One potential measure that Aramco has discussed with Saudi regulators is whether it could offer bonus shares to retail stock buyers who keep their holdings for six months, one of the people said. Aramco is looking to reduce market volatility after it begins trading as well as provide a benefit to mom-and-pop buyers who expect a windfall from local listings, the people said, asking not to be identified because the information is private.
Aramco faces a delicate balance as it seeks to push its IPO valuation as close as possible to $2 trillion - a figure that’s been met with scepticism from many professional investors - while making sure it’s attractive to potential Saudi buyers.
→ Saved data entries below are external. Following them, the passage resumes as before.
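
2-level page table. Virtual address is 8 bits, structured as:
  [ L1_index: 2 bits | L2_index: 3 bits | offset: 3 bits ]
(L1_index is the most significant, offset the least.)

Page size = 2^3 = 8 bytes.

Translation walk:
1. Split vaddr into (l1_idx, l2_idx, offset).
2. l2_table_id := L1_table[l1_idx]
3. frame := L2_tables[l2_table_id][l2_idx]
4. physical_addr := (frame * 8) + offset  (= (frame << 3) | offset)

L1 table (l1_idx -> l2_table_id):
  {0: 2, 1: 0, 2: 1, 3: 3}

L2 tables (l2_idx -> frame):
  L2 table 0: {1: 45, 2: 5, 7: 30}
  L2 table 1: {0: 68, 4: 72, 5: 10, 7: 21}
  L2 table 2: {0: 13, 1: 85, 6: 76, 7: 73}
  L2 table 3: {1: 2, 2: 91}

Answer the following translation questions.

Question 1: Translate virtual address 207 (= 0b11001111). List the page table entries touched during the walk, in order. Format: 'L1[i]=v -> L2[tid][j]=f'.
vaddr = 207 = 0b11001111
Split: l1_idx=3, l2_idx=1, offset=7

Answer: L1[3]=3 -> L2[3][1]=2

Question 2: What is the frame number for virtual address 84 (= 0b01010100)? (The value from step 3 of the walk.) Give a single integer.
Answer: 5

Derivation:
vaddr = 84: l1_idx=1, l2_idx=2
L1[1] = 0; L2[0][2] = 5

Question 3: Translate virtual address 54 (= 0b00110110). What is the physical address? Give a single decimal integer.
vaddr = 54 = 0b00110110
Split: l1_idx=0, l2_idx=6, offset=6
L1[0] = 2
L2[2][6] = 76
paddr = 76 * 8 + 6 = 614

Answer: 614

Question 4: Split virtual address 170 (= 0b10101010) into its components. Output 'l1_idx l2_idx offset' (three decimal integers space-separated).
Answer: 2 5 2

Derivation:
vaddr = 170 = 0b10101010
  top 2 bits -> l1_idx = 2
  next 3 bits -> l2_idx = 5
  bottom 3 bits -> offset = 2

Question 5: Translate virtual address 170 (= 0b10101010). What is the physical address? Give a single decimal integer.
Answer: 82

Derivation:
vaddr = 170 = 0b10101010
Split: l1_idx=2, l2_idx=5, offset=2
L1[2] = 1
L2[1][5] = 10
paddr = 10 * 8 + 2 = 82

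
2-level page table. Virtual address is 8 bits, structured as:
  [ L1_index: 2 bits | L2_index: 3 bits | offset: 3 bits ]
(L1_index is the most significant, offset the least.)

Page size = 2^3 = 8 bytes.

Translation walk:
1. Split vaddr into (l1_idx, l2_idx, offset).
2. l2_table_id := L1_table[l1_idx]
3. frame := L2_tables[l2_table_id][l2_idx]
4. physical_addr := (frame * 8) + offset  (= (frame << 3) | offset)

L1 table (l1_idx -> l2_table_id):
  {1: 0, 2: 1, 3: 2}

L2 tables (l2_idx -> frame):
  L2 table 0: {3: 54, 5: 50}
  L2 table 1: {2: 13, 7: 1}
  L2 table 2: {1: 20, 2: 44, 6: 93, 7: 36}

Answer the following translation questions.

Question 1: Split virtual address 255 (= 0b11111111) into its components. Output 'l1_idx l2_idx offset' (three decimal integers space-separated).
vaddr = 255 = 0b11111111
  top 2 bits -> l1_idx = 3
  next 3 bits -> l2_idx = 7
  bottom 3 bits -> offset = 7

Answer: 3 7 7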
It’s planning to rely more on local funds after mixed feedback from international money managers forced the company to delay the offer’s kick-off.
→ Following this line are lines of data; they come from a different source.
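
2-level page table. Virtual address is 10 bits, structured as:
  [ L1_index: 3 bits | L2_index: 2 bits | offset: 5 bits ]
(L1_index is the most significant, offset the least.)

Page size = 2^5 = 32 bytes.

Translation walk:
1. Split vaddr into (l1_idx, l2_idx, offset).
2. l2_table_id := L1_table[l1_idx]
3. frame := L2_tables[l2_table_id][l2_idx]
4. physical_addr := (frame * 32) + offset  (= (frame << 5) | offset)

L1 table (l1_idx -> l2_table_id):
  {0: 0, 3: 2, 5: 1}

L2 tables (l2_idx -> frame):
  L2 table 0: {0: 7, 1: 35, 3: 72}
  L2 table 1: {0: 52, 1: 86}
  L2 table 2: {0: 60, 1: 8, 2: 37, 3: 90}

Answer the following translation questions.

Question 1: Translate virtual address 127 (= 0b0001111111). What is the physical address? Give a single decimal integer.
Answer: 2335

Derivation:
vaddr = 127 = 0b0001111111
Split: l1_idx=0, l2_idx=3, offset=31
L1[0] = 0
L2[0][3] = 72
paddr = 72 * 32 + 31 = 2335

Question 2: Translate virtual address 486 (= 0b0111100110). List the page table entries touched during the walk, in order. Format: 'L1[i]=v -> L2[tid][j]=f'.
Answer: L1[3]=2 -> L2[2][3]=90

Derivation:
vaddr = 486 = 0b0111100110
Split: l1_idx=3, l2_idx=3, offset=6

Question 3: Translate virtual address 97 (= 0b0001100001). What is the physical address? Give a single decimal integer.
Answer: 2305

Derivation:
vaddr = 97 = 0b0001100001
Split: l1_idx=0, l2_idx=3, offset=1
L1[0] = 0
L2[0][3] = 72
paddr = 72 * 32 + 1 = 2305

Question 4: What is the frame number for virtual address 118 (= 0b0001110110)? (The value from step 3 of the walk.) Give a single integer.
vaddr = 118: l1_idx=0, l2_idx=3
L1[0] = 0; L2[0][3] = 72

Answer: 72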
The company also has to deal with the expectations of domestic retail investors, who have received discounted shares in previous government privatisations as a way of redistributing wealth in the kingdom. That’s harder to achieve now that the market has opened to foreign institutions, and Saudi Arabia needs to raise cash to fund plans to diversify the economy.
Aramco wants to ensure that its share price isn’t depressed by too many immediate sales from individual investors eyeing quick gains, the people said. It wasn’t immediately clear whether local regulators would approve the measures Aramco is proposing, or if it would be practical to offer benefits to only certain types of investors at the expense of others.
The company could also give favourable allocation to long-term investors placing orders in the IPO, according to two of the people. The company is discussing a range of options, and there’s no certainty it will decide to proceed with any incentives, the people said.
The company, whose full name is Saudi Arabian Oil Co, declined to comment. Representatives for the Saudi bourse, known as the Tadawul, and the kingdom’s Capital Market Authority didn’t immediately respond to requests for comment.
Saudi Arabia has been seeking investments from the kingdom’s wealthiest families for the IPO, some of whom had members held in the Ritz-Carlton hotel in Riyadh during a 2017 corruption crackdown, Bloomberg News reported in September. Aramco is considering making a formal announcement of the listing plan as soon as the next few weeks as it pushes to complete the listing this year, people with knowledge of the matter have said.
There’s widespread speculation among investors in Saudi Arabia that government-related funds prop up the market when times are bad. About a year ago, there was talk that funds with links to the Saudi government swooped in during the fallout from the murder of Saudi critic Jamal Khashoggi. Many traders also assume Aramco shares won’t be allowed to perform badly, especially given the hype around the IPO.